Thank you for your quick response. I myself made some debugging and I concluded the same thing. thanks for this confirmation.

Indeed in the second screenshot, I used removeView to remove the subviews and when the empty event is called I remove the layout.

mylayout.on("empty", function(view) {
    // Do something to view, after all nested Views are removed.
    this.remove()
});

mylayout.removeView();
Maluen commented 9 years ago

So what if a subview has a custom "remove" method? Won't it be called when doing "mylayout.remove()"?

Probably I'm missing something, otherwise an issue could be opened on the LayoutManager repo, so to always call the remove method.

arfa commented 9 years ago

Good point of vue,

In fact when removing a layout, the instance call its own remove function, then it calls the original remove function:

remove: function() {
    // Force remove itself from its parent.
    LayoutManager._removeView(this, true);

    // Call the original remove function.
    return this._remove.apply(this, arguments);
}

The subviews are deleted when calling LayoutManager._removeView(this, true); but without calling the remove function of the subview.
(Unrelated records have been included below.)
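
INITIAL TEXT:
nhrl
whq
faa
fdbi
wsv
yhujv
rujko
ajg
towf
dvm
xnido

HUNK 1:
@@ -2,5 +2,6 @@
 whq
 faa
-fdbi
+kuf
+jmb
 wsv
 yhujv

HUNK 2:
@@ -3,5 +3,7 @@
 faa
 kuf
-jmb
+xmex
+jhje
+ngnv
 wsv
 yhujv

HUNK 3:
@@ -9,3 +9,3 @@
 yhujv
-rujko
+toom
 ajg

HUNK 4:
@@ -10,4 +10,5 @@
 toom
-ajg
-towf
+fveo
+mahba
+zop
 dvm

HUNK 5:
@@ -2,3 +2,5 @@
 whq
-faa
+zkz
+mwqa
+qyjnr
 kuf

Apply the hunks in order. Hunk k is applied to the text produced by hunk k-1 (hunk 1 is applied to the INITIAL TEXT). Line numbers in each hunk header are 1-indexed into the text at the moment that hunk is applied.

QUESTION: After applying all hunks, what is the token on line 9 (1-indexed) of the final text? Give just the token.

Answer: ngnv

Derivation:
Hunk 1: at line 2 remove [fdbi] add [kuf,jmb] -> 12 lines: nhrl whq faa kuf jmb wsv yhujv rujko ajg towf dvm xnido
Hunk 2: at line 3 remove [jmb] add [xmex,jhje,ngnv] -> 14 lines: nhrl whq faa kuf xmex jhje ngnv wsv yhujv rujko ajg towf dvm xnido
Hunk 3: at line 9 remove [rujko] add [toom] -> 14 lines: nhrl whq faa kuf xmex jhje ngnv wsv yhujv toom ajg towf dvm xnido
Hunk 4: at line 10 remove [ajg,towf] add [fveo,mahba,zop] -> 15 lines: nhrl whq faa kuf xmex jhje ngnv wsv yhujv toom fveo mahba zop dvm xnido
Hunk 5: at line 2 remove [faa] add [zkz,mwqa,qyjnr] -> 17 lines: nhrl whq zkz mwqa qyjnr kuf xmex jhje ngnv wsv yhujv toom fveo mahba zop dvm xnido
Final line 9: ngnv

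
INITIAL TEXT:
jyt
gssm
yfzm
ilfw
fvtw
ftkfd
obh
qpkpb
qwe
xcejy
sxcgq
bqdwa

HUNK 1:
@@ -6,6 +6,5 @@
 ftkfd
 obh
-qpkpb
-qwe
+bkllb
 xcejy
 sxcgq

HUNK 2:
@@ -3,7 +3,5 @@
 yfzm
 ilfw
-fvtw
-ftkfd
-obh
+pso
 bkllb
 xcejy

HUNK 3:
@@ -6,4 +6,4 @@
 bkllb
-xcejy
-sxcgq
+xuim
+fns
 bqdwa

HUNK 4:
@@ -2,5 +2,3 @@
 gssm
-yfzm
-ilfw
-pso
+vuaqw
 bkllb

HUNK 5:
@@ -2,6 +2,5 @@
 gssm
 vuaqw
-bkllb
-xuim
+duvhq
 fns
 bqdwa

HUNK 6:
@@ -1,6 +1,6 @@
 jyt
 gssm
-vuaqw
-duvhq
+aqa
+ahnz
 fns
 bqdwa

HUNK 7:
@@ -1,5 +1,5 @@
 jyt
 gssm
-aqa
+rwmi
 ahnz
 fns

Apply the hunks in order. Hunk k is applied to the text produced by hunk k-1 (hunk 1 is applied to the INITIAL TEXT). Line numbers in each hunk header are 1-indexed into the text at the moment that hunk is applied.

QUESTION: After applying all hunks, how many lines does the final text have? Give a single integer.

Hunk 1: at line 6 remove [qpkpb,qwe] add [bkllb] -> 11 lines: jyt gssm yfzm ilfw fvtw ftkfd obh bkllb xcejy sxcgq bqdwa
Hunk 2: at line 3 remove [fvtw,ftkfd,obh] add [pso] -> 9 lines: jyt gssm yfzm ilfw pso bkllb xcejy sxcgq bqdwa
Hunk 3: at line 6 remove [xcejy,sxcgq] add [xuim,fns] -> 9 lines: jyt gssm yfzm ilfw pso bkllb xuim fns bqdwa
Hunk 4: at line 2 remove [yfzm,ilfw,pso] add [vuaqw] -> 7 lines: jyt gssm vuaqw bkllb xuim fns bqdwa
Hunk 5: at line 2 remove [bkllb,xuim] add [duvhq] -> 6 lines: jyt gssm vuaqw duvhq fns bqdwa
Hunk 6: at line 1 remove [vuaqw,duvhq] add [aqa,ahnz] -> 6 lines: jyt gssm aqa ahnz fns bqdwa
Hunk 7: at line 1 remove [aqa] add [rwmi] -> 6 lines: jyt gssm rwmi ahnz fns bqdwa
Final line count: 6

Answer: 6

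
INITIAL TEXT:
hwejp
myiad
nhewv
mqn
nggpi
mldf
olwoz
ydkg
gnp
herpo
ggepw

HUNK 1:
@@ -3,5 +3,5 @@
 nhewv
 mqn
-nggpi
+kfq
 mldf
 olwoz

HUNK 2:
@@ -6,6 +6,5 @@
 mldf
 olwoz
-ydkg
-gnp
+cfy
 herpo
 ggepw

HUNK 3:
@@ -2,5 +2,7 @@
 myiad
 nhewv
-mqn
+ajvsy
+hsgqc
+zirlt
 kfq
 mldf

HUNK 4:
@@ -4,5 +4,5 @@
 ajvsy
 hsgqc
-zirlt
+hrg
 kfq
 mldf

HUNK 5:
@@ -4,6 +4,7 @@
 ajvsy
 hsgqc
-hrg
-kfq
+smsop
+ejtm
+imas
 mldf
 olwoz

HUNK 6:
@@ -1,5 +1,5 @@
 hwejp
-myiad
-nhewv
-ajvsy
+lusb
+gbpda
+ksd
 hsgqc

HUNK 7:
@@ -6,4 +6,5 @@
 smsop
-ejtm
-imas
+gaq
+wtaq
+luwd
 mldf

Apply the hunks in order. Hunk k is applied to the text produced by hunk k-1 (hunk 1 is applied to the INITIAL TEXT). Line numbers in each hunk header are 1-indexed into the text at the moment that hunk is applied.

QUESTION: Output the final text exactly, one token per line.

Answer: hwejp
lusb
gbpda
ksd
hsgqc
smsop
gaq
wtaq
luwd
mldf
olwoz
cfy
herpo
ggepw

Derivation:
Hunk 1: at line 3 remove [nggpi] add [kfq] -> 11 lines: hwejp myiad nhewv mqn kfq mldf olwoz ydkg gnp herpo ggepw
Hunk 2: at line 6 remove [ydkg,gnp] add [cfy] -> 10 lines: hwejp myiad nhewv mqn kfq mldf olwoz cfy herpo ggepw
Hunk 3: at line 2 remove [mqn] add [ajvsy,hsgqc,zirlt] -> 12 lines: hwejp myiad nhewv ajvsy hsgqc zirlt kfq mldf olwoz cfy herpo ggepw
Hunk 4: at line 4 remove [zirlt] add [hrg] -> 12 lines: hwejp myiad nhewv ajvsy hsgqc hrg kfq mldf olwoz cfy herpo ggepw
Hunk 5: at line 4 remove [hrg,kfq] add [smsop,ejtm,imas] -> 13 lines: hwejp myiad nhewv ajvsy hsgqc smsop ejtm imas mldf olwoz cfy herpo ggepw
Hunk 6: at line 1 remove [myiad,nhewv,ajvsy] add [lusb,gbpda,ksd] -> 13 lines: hwejp lusb gbpda ksd hsgqc smsop ejtm imas mldf olwoz cfy herpo ggepw
Hunk 7: at line 6 remove [ejtm,imas] add [gaq,wtaq,luwd] -> 14 lines: hwejp lusb gbpda ksd hsgqc smsop gaq wtaq luwd mldf olwoz cfy herpo ggepw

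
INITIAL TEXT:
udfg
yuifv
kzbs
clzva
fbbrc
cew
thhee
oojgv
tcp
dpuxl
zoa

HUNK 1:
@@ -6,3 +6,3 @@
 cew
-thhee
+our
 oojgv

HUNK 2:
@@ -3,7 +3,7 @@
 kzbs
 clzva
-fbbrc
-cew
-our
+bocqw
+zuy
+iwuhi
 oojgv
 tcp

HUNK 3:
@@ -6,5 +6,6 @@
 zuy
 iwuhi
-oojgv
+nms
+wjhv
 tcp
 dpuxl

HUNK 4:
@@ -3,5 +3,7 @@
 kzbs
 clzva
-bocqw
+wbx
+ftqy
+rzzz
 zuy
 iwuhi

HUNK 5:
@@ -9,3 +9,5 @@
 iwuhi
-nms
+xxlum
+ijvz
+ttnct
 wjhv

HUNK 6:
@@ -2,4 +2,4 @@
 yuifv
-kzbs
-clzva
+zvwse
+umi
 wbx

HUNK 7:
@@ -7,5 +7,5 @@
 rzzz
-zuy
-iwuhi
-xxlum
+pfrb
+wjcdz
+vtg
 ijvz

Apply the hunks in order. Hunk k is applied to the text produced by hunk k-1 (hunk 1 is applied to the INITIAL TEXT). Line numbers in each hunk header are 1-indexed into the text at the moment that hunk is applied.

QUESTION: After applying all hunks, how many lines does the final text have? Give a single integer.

Answer: 16

Derivation:
Hunk 1: at line 6 remove [thhee] add [our] -> 11 lines: udfg yuifv kzbs clzva fbbrc cew our oojgv tcp dpuxl zoa
Hunk 2: at line 3 remove [fbbrc,cew,our] add [bocqw,zuy,iwuhi] -> 11 lines: udfg yuifv kzbs clzva bocqw zuy iwuhi oojgv tcp dpuxl zoa
Hunk 3: at line 6 remove [oojgv] add [nms,wjhv] -> 12 lines: udfg yuifv kzbs clzva bocqw zuy iwuhi nms wjhv tcp dpuxl zoa
Hunk 4: at line 3 remove [bocqw] add [wbx,ftqy,rzzz] -> 14 lines: udfg yuifv kzbs clzva wbx ftqy rzzz zuy iwuhi nms wjhv tcp dpuxl zoa
Hunk 5: at line 9 remove [nms] add [xxlum,ijvz,ttnct] -> 16 lines: udfg yuifv kzbs clzva wbx ftqy rzzz zuy iwuhi xxlum ijvz ttnct wjhv tcp dpuxl zoa
Hunk 6: at line 2 remove [kzbs,clzva] add [zvwse,umi] -> 16 lines: udfg yuifv zvwse umi wbx ftqy rzzz zuy iwuhi xxlum ijvz ttnct wjhv tcp dpuxl zoa
Hunk 7: at line 7 remove [zuy,iwuhi,xxlum] add [pfrb,wjcdz,vtg] -> 16 lines: udfg yuifv zvwse umi wbx ftqy rzzz pfrb wjcdz vtg ijvz ttnct wjhv tcp dpuxl zoa
Final line count: 16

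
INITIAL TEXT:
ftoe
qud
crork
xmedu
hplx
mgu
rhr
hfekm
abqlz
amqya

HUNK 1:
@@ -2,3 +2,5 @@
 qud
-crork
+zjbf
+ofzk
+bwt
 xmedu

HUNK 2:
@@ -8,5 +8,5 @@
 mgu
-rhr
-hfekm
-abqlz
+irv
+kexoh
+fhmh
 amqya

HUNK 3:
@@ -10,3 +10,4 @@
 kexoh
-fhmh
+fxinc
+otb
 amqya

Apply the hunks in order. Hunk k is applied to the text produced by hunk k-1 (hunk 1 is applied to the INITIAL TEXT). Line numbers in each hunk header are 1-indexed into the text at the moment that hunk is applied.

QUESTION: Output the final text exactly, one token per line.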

// Remove a single nested View.
_removeView: function(view, force) {
...
    // Clean out the events.
    LayoutManager.cleanViews(view);

    // Since we are removing this view, force subviews to remove
    view._removeViews(true);

    // Remove the View completely.
    view.$el.remove();
...
}

This snippet of code clean out the events when calling LayoutManager.cleanViews(view); and then remove the view from the DOM view.$el.remove();

So if I am not wrong, they can use the original remove function without affecting the current logic. Simply replace view.$el.remove(); by calling the original function view.ORIGINAL_REMOVE();.

Maybe view._remove.apply(view, null); because view.remove(); is a custom remove now.

They can keep stopListening inside the function cleanViews so it continues to do what it is supposed to do.

All that said, if a developper want to implement his custom remove function, his function must call the layout's remove function, otherwise this will break all the logic. (especially if he sets the property manage to true to treat Views as Layouts)

Maluen commented 9 years ago

@arfa Nice suggestions, any chance you could open an issue on the LayoutManager repository for adding the explicit remove call to subviews when removing a Layout?